Há cerca de três meses atrás,D.Mariana apareceu com um pequeno caroço na perna direita,achava que tinha sido ferroada de carapanã.

-Comadre a senhora não sabe o que aconteceu? Disse nervosa

-Que foi Mariana? Perguntou D.Josefá,sua patroa

_hoje de manhã acordei com uma ardência nessa perna,espiei, e vi esse gondó,acho que foi carapanã,esses danados passam a noite inteirinha zuando no ouvido da gente,não tem vela de Andiroba que dê jeito.

-Passa copaíba,mulher!!! Sugeriu a comadre

A senhora seguiu o conselho, e logo o fato caiu no esquecimento,Uma semana depois a dor era demais, e o caso foi parar no PSM,O médico recém formado,examinou, e deu o diagnóstico.
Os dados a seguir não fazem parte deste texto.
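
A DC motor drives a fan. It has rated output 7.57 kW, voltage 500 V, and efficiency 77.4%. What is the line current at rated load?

19.6 A

P_out = 7.57 kW = 7570 W
P_in = P_out / η = 7570 / 0.774 = 9780 W
I = P_in / V = 9780 / 500 = 19.6 A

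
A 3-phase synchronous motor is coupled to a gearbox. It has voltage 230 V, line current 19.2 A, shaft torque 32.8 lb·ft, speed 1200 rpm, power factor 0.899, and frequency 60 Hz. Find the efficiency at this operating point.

τ = 32.8 lb·ft × 1.356 = 44.48 N·m
ω = 2π × 1200/60 = 125.7 rad/s; P_out = τω = 44.48 × 125.7 = 5591 W
P_in = √3·V_L·I_L·cosφ = 1.732 × 230 × 19.2 × 0.899 = 6876 W
η = P_out / P_in = 5591 / 6876 = 0.813 = 81.3%

81.3 %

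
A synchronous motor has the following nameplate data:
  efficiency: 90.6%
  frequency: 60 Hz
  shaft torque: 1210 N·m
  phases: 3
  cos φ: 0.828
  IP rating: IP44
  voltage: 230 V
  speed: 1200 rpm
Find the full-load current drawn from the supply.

509 A

ω = 2π×1200/60 = 125.7 rad/s; P_out = τω = 1210 × 125.7 = 152097 W
P_in = P_out / η = 152097 / 0.906 = 167877 W
I_L = P_in / (√3·V_L·cosφ) = 167877 / (1.732 × 230 × 0.828) = 509 A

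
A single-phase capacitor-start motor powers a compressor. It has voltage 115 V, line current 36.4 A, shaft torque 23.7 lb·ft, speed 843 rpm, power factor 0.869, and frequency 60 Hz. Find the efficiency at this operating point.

78.0 %

τ = 23.7 lb·ft × 1.356 = 32.14 N·m
ω = 2π × 843/60 = 88.28 rad/s; P_out = τω = 32.14 × 88.28 = 2837 W
P_in = V·I·cosφ = 115 × 36.4 × 0.869 = 3638 W
η = P_out / P_in = 2837 / 3638 = 0.780 = 78.0%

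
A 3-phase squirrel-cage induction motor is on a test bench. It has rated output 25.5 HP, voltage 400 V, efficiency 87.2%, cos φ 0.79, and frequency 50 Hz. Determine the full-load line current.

39.9 A

P_out = 25.5 × 746 = 19023 W
P_in = P_out / η = 19023 / 0.872 = 21815 W
I_L = P_in / (√3·V_L·cosφ) = 21815 / (1.732 × 400 × 0.79) = 39.9 A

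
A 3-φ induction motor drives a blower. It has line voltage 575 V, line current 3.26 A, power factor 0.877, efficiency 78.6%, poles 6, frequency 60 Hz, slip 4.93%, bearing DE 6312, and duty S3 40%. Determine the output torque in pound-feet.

13.8 lb·ft

P_in = √3·V·I·cosφ = 1.732 × 575 × 3.26 × 0.877 = 2847 W
P_out = η·P_in = 0.786 × 2847 = 2238 W
n_s = 120×60/6 = 1200 rpm; n = 1200×(1−0.0493) = 1141 rpm
ω = 2π×1141/60 = 119.5 rad/s
τ = P_out/ω = 2238/119.5 = 18.73 N·m
In lb·ft: 18.73/1.356 = 13.8 lb·ft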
-É Câncer!!!,O tumor não deixa mais o sangue circular. Vai ter que amputar.

Pálida, a mulher não acreditava no que dizia o doutor,Cortar uma parte do corpo que Deus lhe deu, e jogar fora? De jeito nenhum.Se pegou com Nossa Senhora de Nazaré,vez novena,trezena e prometeu acompanhar o Círio com uma perna de cera,se a santinha intercedesse por ela.
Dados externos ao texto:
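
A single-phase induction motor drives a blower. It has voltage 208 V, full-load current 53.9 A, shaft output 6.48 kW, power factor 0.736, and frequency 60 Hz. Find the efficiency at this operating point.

78.5 %

P_out = 6.48 kW = 6480 W
P_in = V·I·cosφ = 208 × 53.9 × 0.736 = 8251 W
η = P_out / P_in = 6480 / 8251 = 0.785 = 78.5%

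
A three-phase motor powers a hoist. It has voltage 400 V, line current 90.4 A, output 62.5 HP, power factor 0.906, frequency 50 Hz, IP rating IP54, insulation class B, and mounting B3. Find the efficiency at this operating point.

P_out = 62.5 × 746 = 46625 W
P_in = √3·V_L·I_L·cosφ = 1.732 × 400 × 90.4 × 0.906 = 56742 W
η = P_out / P_in = 46625 / 56742 = 0.822 = 82.2%

82.2 %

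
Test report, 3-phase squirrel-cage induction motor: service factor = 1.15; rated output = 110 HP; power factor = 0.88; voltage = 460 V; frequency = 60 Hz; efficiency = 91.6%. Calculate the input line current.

P_out = 110 × 746 = 82060 W
P_in = P_out / η = 82060 / 0.916 = 89585 W
I_L = P_in / (√3·V_L·cosφ) = 89585 / (1.732 × 460 × 0.88) = 128 A

128 A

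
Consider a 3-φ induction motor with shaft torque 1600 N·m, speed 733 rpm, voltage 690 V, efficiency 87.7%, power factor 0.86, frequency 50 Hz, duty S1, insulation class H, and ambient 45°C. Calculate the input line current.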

Já haviam se passado duas semanas do fatídico parecer médico, e Dona Mariana que agora ostentava dois enormes calos nos joelhos,de tanto ficar horas ajoelhada em seu oratório pedindo misericórdia,não apresentava nenhuma melhora.
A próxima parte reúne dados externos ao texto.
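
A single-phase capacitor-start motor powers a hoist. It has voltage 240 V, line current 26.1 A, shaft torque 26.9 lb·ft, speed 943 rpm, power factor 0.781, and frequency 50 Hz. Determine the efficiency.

73.6 %

τ = 26.9 lb·ft × 1.356 = 36.48 N·m
ω = 2π × 943/60 = 98.75 rad/s; P_out = τω = 36.48 × 98.75 = 3602 W
P_in = V·I·cosφ = 240 × 26.1 × 0.781 = 4892 W
η = P_out / P_in = 3602 / 4892 = 0.736 = 73.6%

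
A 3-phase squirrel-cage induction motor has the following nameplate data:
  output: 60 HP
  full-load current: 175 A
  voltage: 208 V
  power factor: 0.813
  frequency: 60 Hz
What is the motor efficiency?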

Numa bela manhã, a senhora acordou sem o inchaço e a dor que há meses a maltratava.Procurou o caroço,nada.Correu para a cozinha, comunicou o sumiço do gondó para todos,que examinaram e constataram que no lugar do tumor arroxeado,nada mais havia.

Ela voltou com o médico,que abismado atestou que ela estava curada.Mariana custou a acreditar.

Milagre!!! Só podia ser milagre,falavam todos os que sabiam do caso.

-É foi milagre de Nossa Senhora de Nazaré,repetia a devota,que foi direto para o quarto e rezou,agradecendo a mãe de Jesus. E cumpriu a promessa.

Já quase uma da tarde, a Berlinda ornada de gladíolos amarelos e brancos,chegava à frente da Basílica de Nazaré,girândolas,repicar dos sinos,orações,o murmúrio dos fiéis e o calor,criavam uma atmosfera de êxtase divino.D.Mariana aproximou-se do carro dos Milagres,os anjinhos de camisolão branco e asinhas de algodão,suavam.Círios enormes,velas menores,cabeças,braços,úteros,corações,mãos de ceras,davam ao veículo uma visão surreal do Barco de Creonte,figurando ali no meio da multidão agitada,como uma antagônica alegoria macabra,em contraste com a festa divina.

Tímida jogou a perna de cera para dentro do carro,benzeu-se.Agradeceu à Santa ter ficado curada,rezou uma Ave-Maria e voltou para casa.Esperavam por ela pra servir o almoço.